Hi .Can someone tell me what to do. I was denied residence in Spain. Because as I have been living in Spain since January 2020, but my health insurance started in March 2021. In March 2021, I applied for a residence permit in Spain.

Regards.


----------



## xabiaxica (Jun 23, 2009)

igr 16 said:


> Hi .Can someone tell me what to do. I was denied residence in Spain. Because as I have been living in Spain since January 2020, but my health insurance started in March 2021. In March 2021, I applied for a residence permit in Spain.
> 
> Regards.


This is a very common reason for rejection.

The vast majority of offices will only grant residency if the health insurance was in place before the end of the transition period 31/12/2020, simply because health cover is a requirement for living here.
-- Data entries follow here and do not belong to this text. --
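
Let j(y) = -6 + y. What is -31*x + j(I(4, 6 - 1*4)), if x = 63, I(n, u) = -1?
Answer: -1960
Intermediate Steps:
-31*x + j(I(4, 6 - 1*4)) = -31*63 + (-6 - 1) = -1953 - 7 = -1960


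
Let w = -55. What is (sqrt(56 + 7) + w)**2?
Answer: 3088 - 330*sqrt(7) ≈ 2214.9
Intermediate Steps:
(sqrt(56 + 7) + w)**2 = (sqrt(56 + 7) - 55)**2 = (sqrt(63) - 55)**2 = (3*sqrt(7) - 55)**2 = (-55 + 3*sqrt(7))**2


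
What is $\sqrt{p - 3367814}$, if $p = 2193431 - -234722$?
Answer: $i \sqrt{939661} \approx 969.36 i$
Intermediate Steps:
$p = 2428153$ ($p = 2193431 + 234722 = 2428153$)
$\sqrt{p - 3367814} = \sqrt{2428153 - 3367814} = \sqrt{-939661} = i \sqrt{939661}$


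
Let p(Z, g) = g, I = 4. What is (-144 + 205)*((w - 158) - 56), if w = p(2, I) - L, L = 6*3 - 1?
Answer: -13847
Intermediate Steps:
L = 17 (L = 18 - 1 = 17)
w = -13 (w = 4 - 1*17 = 4 - 17 = -13)
(-144 + 205)*((w - 158) - 56) = (-144 + 205)*((-13 - 158) - 56) = 61*(-171 - 56) = 61*(-227) = -13847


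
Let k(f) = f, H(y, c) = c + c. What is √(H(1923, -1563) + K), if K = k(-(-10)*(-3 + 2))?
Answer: 56*I ≈ 56.0*I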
Even had you registered before the end of the transition period, you would have been refused registration without health cover.
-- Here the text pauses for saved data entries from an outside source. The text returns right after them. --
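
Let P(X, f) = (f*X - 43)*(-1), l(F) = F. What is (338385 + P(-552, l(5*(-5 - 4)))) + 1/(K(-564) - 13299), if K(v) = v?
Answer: 4347270443/13863 ≈ 3.1359e+5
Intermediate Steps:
P(X, f) = 43 - X*f (P(X, f) = (X*f - 43)*(-1) = (-43 + X*f)*(-1) = 43 - X*f)
(338385 + P(-552, l(5*(-5 - 4)))) + 1/(K(-564) - 13299) = (338385 + (43 - 1*(-552)*5*(-5 - 4))) + 1/(-564 - 13299) = (338385 + (43 - 1*(-552)*5*(-9))) + 1/(-13863) = (338385 + (43 - 1*(-552)*(-45))) - 1/13863 = (338385 + (43 - 24840)) - 1/13863 = (338385 - 24797) - 1/13863 = 313588 - 1/13863 = 4347270443/13863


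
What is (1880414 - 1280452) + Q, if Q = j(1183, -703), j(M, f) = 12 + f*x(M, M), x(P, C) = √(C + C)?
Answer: 599974 - 9139*√14 ≈ 5.6578e+5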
Depending on where you live, one of the following FCO approved organisations might be able to help with an appeal, but I haven't heard of anyone refused on these grounds being successful:



https://spain.iom.int/es/uk-nationals-support-fund-program-uknsf











Residency for UK Nationals • Asociación Babelia


The Non-Profit Organisation Association Babelia has been awarded grant funding by the UK Government to be one of the three organisations to support UK




asociacionbabelia.org













Residency Helpline | Spanish residency help for UK Nationals | Age in Spain


Whether you have already taken some steps to complete your Spanish residency application or don't know where to begin, we can help you. We are offering special support for those with difficulty completing their application process due to health, mobility or other reasons. Contact us for support.




www.ageinspain.org


----------



## Alcalaina (Aug 6, 2010)

Hi, you need to have applied before 31 Dec 2020 to qualify for residency under the terms of the Withdrawal Agreement. So now you'd have to apply for a non-lucrative visa (assuming you're not working) and you'd have to do that at the Spanish Embassy in the UK and prove you have an income of around €25,000 p.a. as well as health insurance. You can find the details here.





Visas (FAQ)







www.exteriores.gob.es


----------



## davexf (Jan 26, 2009)

Hola 

Depends what you can prove to the authorities satisfaction. Assuming you can't then i think the theory is you return to the UK and get a visa 

Davexf


----------



## xabiaxica (Jun 23, 2009)

Alcalaina said:


> Hi, you need to have applied before 31 Dec 2020 to qualify for residency under the terms of the Withdrawal Agreement. So now you'd have to apply for a non-lucrative visa (assuming you're not working) and you'd have to do that at the Spanish Embassy in the UK and prove you have an income of around €25,000 p.a. as well as health insurance. You can find the details here.
> 
> 
> 
> ...


Applications are still being accepted - as long as the applicant can prove that they lived here before 31/12/2020.

No health insurance pre that date is one of the most common reasons for rejection though.


----------